Die schönsten Frauen gibt es auf Vernissagen, heißt es, und manchmal weiß man tatsächlich nicht, wo man zuerst hinschauen soll. Aber das nur nebenbei. Der Nachwuchswettbewerb "Gute Aussichten", der nun zum vierten Mal stattfindet, präsentiert auf einer Wanderausstellung die elf Gewinner 2007/2008 - derzeit in den Hamburger Deichtorhallen. Kurz gesagt: ein wenig Licht, ein wenig Schatten - wirlich umgehauen hat mich leider nichts, aber das mag meiner Stimmung geschuldet sein. Wem alles grau ist, dem erscheint die Farbe nicht, heißt es bei Lao-Tse, und daran - ich lege mich mal vorsichtig fest - wird wohl auch etwas Wahres dran sein.

Erwähnenswert finde ich die Arbeit von Andrej Krementschouk, der mit seinen Fotos Einblicke in seine russische Heimat bietet. Rustikale Schlichtheit, Alter und Armut - ein Atem von Einsamkeit liegt über den Bildern, selbst dort, wo Kinder zu sehen sind. Einen ähnlich wehmutsbeladenen Ausflug in die Vergangenheit unternimmt Margret Hoppe von der HBK Leipzig. Sie fotografierte "verlöschende Erinnerung" - die fahlen Schatten abgehängter oder übermalter Bilder aus der Zeit der DDR, die nun nur noch als Leerstellen auf den Wänden sichtbar sind.

Kann man Erinnerung festhalten? Was kann man schon festhalten. Die Dinge wollen freiwillig bleiben. Aber darum muß man sich auch kümmern. Wollen.



("Gute Aussichten". Deichtorhallen, Hamburg.

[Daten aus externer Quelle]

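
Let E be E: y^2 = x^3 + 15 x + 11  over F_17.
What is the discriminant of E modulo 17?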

Bis 24. Februar 2008.)


 



Dish of the Day

Sehnsucht sollte immer gleichmäßig verteilt sein.

(Aus meinem Buch: Die Welt als fluffiges Tierbaby vorgestellt.)


 


Donnerstag, 17. Januar 2008


Hauptsache



Bis nächste Woche heißt es, Haltung gewinnen, denn es geht ins Stilwerk. Zusammmen mit Merlix, MC Winkel und Herrn Paulsen werde ich als Art Quotenfrau ein, zwei Texte lesen. Die Veranstaltung findet im Rahmen des Wordcamp 08 statt, ist selbst aber öffentlich und für umme. Anschließend rauche ich eine Zigarette.